Equally good, as an example of English prose narrative, was the
translation made by John Bourchier, Lord Berners, of that most brilliant
of the French chroniclers, Chaucer's contemporary, Sir John Froissart.
Lord Berners was the English governor of Calais, and his version of
Froissart's _Chronicles_ was made in 1523-1525, at the request of Henry
VIII. In these two books English chivalry spoke its last genuine word.

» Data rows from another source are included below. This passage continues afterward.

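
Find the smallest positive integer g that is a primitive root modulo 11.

2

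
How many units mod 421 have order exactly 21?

φ(421) = 421 − 1 = 420 = 2^2 · 3 · 5 · 7.
(Z/421Z)^× is cyclic (|G| = 420); a cyclic group of order m has exactly φ(d) elements of each order d | m, and none otherwise.
21 = 3 · 7 divides 420, and φ(21) = 12.

12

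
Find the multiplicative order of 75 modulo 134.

22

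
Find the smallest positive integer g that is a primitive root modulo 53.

2

φ(53) = 53 − 1 = 52 = 2^2 · 13.
g is a primitive root iff g^(52/q) ≢ 1 (mod 53) for each prime q ∈ {2, 13}.
g = 2: 2^26 ≡ 52; 2^4 ≡ 16 — none is 1, so 2 is a primitive root.
So 2 is the smallest generator of (Z/53Z)^×.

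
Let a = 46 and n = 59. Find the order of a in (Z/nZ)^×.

29

By Lagrange's theorem, ord_59(46) divides φ(59) = 59 − 1 = 58 = 2 · 29.
Divisors of 58: 1, 2, 29, 58.
Evaluate successive powers at the divisors of 58:
46^1 ≡ 46
46^2 ≡ 51
46^29 ≡ 1
The smallest such exponent is 29, so the order of 46 is 29.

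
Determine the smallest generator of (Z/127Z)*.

φ(127) = 127 − 1 = 126 = 2 · 3^2 · 7.
Test candidates g = 2, 3, … against the prime factors q ∈ {2, 3, 7} of φ(127): g is a generator iff g^(126/q) ≢ 1 for every such q.
g = 2: 2^63 ≡ 1 — hits 1, so not a primitive root.
g = 3: 3^63 ≡ 126; 3^42 ≡ 107; 3^18 ≡ 4 — none is 1, so 3 is a primitive root.
The smallest primitive root modulo 127 is 3.

3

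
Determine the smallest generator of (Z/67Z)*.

2

φ(67) = 67 − 1 = 66 = 2 · 3 · 11.
Test candidates g = 2, 3, … against the prime factors q ∈ {2, 3, 11} of φ(67): g is a generator iff g^(66/q) ≢ 1 for every such q.
g = 2: 2^33 ≡ 66; 2^22 ≡ 37; 2^6 ≡ 64 — none is 1, so 2 is a primitive root.
Hence the least primitive root of 67 is 2.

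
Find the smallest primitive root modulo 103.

5

φ(103) = 103 − 1 = 102 = 2 · 3 · 17.
Test candidates g = 2, 3, … against the prime factors q ∈ {2, 3, 17} of φ(103): g is a generator iff g^(102/q) ≢ 1 for every such q.
g = 2: 2^51 ≡ 1 — hits 1, so not a primitive root.
g = 3: 3^51 ≡ 102; 3^34 ≡ 1 — hits 1, so not a primitive root.
g = 4: 4^51 ≡ 1 — hits 1, so not a primitive root.
g = 5: 5^51 ≡ 102; 5^34 ≡ 56; 5^6 ≡ 72 — none is 1, so 5 is a primitive root.
The smallest primitive root modulo 103 is 5.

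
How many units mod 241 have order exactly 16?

8

φ(241) = 241 − 1 = 240 = 2^4 · 3 · 5.
Since (Z/241Z)^× is cyclic of order 240, the number of elements of order d is φ(d) when d | 240 and 0 otherwise.
16 = 2^4 divides 240, and φ(16) = 8.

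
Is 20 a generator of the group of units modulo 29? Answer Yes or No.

No

φ(29) = 29 − 1 = 28 = 2^2 · 7.
An element g generates (Z/29Z)^× iff g^(28/q) ≢ 1 (mod 29) for each prime q ∈ {2, 7}.
20^14 ≡ 1 (mod 29)  [q = 2: ≡ 1 ✗]
20^4 ≡ 7 (mod 29)  [q = 7: ≢ 1 ✓]
20^14 ≡ 1 shows ord(20) | 14, strictly less than φ(29); not a primitive root.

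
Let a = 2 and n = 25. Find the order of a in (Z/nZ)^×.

Since 2 ∈ (Z/25Z)^×, its order divides φ(25) = φ(5^2) = 5·(5−1) = 20 = 2^2 · 5.
Divisors of 20: 1, 2, 4, 5, 10, 20.
Test each divisor d:
2^1 ≡ 2 (mod 25)
2^2 ≡ 4 (mod 25)
2^4 ≡ 16 (mod 25)
2^5 ≡ 7 (mod 25)
2^10 ≡ 24 (mod 25)
2^20 ≡ 1 (mod 25) ✓
So ord_25(2) = 20.

20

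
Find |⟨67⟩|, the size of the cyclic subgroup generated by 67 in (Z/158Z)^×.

13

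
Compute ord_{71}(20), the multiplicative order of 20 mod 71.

7

ord(20) | φ(71) = 71 − 1 = 70 = 2 · 5 · 7.
Divisors of 70: 1, 2, 5, 7, 10, 14, 35, 70.
Compute 20^d (mod 71) for the divisors d until we hit 1:
20^1 ≡ 20 (mod 71)
20^2 ≡ 45 (mod 71)
20^5 ≡ 30 (mod 71)
20^7 ≡ 1 (mod 71) ✓
Hence ord(20) = 7.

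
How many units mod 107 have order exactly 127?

0

φ(107) = 107 − 1 = 106 = 2 · 53.
(Z/107Z)^× is cyclic (|G| = 106); a cyclic group of order m has exactly φ(d) elements of each order d | m, and none otherwise.
127 does not divide 106, so no element of (Z/107Z)^× has order 127.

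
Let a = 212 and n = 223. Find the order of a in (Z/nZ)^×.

The order of 212 must divide φ(223) = 223 − 1 = 222 = 2 · 3 · 37.
Divisors of 222: 1, 2, 3, 6, 37, 74, 111, 222.
Evaluate successive powers at the divisors of 222:
212^1 ≡ 212 (mod 223)
212^2 ≡ 121 (mod 223)
212^3 ≡ 7 (mod 223)
212^6 ≡ 49 (mod 223)
212^37 ≡ 183 (mod 223)
212^74 ≡ 39 (mod 223)
212^111 ≡ 1 (mod 223) ✓
Therefore the multiplicative order of 212 modulo 223 is 111.

111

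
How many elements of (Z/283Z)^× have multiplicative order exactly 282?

92

φ(283) = 283 − 1 = 282 = 2 · 3 · 47.
(Z/283Z)^× is cyclic (|G| = 282); a cyclic group of order m has exactly φ(d) elements of each order d | m, and none otherwise.
282 = 2 · 3 · 47 divides 282, and φ(282) = 92.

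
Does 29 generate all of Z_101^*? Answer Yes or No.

Yes

φ(101) = 101 − 1 = 100 = 2^2 · 5^2.
It suffices to check that the order of 29 is not a proper divisor of 100: compute 29^(100/q) for q ∈ {2, 5}.
29^50 ≡ 100 (mod 101)  [q = 2: ≢ 1 ✓]
29^20 ≡ 95 (mod 101)  [q = 5: ≢ 1 ✓]
None equal 1, so ord_101(29) = 100: 29 is a primitive root.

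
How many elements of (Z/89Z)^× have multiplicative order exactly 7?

0

φ(89) = 89 − 1 = 88 = 2^3 · 11.
Since (Z/89Z)^× is cyclic of order 88, the number of elements of order d is φ(d) when d | 88 and 0 otherwise.
Here 88 is not a multiple of 7, so there are no elements of order 7.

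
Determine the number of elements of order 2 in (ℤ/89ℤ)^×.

1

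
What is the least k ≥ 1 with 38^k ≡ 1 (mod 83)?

41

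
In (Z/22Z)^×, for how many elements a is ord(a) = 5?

φ(22) = φ(2)·φ(11) = 1·10 = 10 = 2 · 5.
In a cyclic group of order 10, there are φ(d) elements of order d for each divisor d of 10, and zero for non-divisors.
5 | 10, and φ(5) = 5 − 1 = 4.

4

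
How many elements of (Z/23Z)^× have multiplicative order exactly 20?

φ(23) = 23 − 1 = 22 = 2 · 11.
In a cyclic group of order 22, there are φ(d) elements of order d for each divisor d of 22, and zero for non-divisors.
20 does not divide 22, so no element of (Z/23Z)^× has order 20.

0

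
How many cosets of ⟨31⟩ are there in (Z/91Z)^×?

By Lagrange's theorem, ord_91(31) divides φ(91) = φ(7·13) = (7−1)·(13−1) = 6·12 = 72 = 2^3 · 3^2.
Divisors of 72: 1, 2, 3, 4, 6, 8, 9, 12, 18, 24, 36, 72.
Test each divisor d:
31^1 ≡ 31
31^2 ≡ 51
31^3 ≡ 34
31^4 ≡ 53
31^6 ≡ 64
31^8 ≡ 79
31^9 ≡ 83
31^12 ≡ 1
So ord_91(31) = 12, hence |⟨31⟩| = 12.
Index = |(Z/91Z)^×| / |⟨31⟩| = 72 / 12 = 6.

6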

In Sir Philip Sidney the character of the knight was merged into that of
the modern gentleman. And although tournaments were still held in the
reign of Elizabeth, and Spenser cast his _Faerie Queene_ into the form
of a chivalry romance, these were but a ceremonial survival and literary
tradition from an order of things that had passed away. How antagonistic
the new classical culture was to the vanished ideal of the Middle Age
may be read in _Toxophilus_, a treatise on archery published in 1545, by
Roger Ascham, a Greek lecturer in Cambridge, and the tutor of the
Princess Elizabeth and of Lady Jane Grey: "In our forefathers' time,
when papistry as a standing pool covered and overflowed all England, few
books were read in our tongue saving certain books of chivalry, as they
said, for pastime and pleasure, which, as some say, were made in
monasteries by idle monks or wanton canons: as one, for example, _Morte
Arthure_, the whole pleasure of which book standeth in two special
points, in open manslaughter and bold bawdry.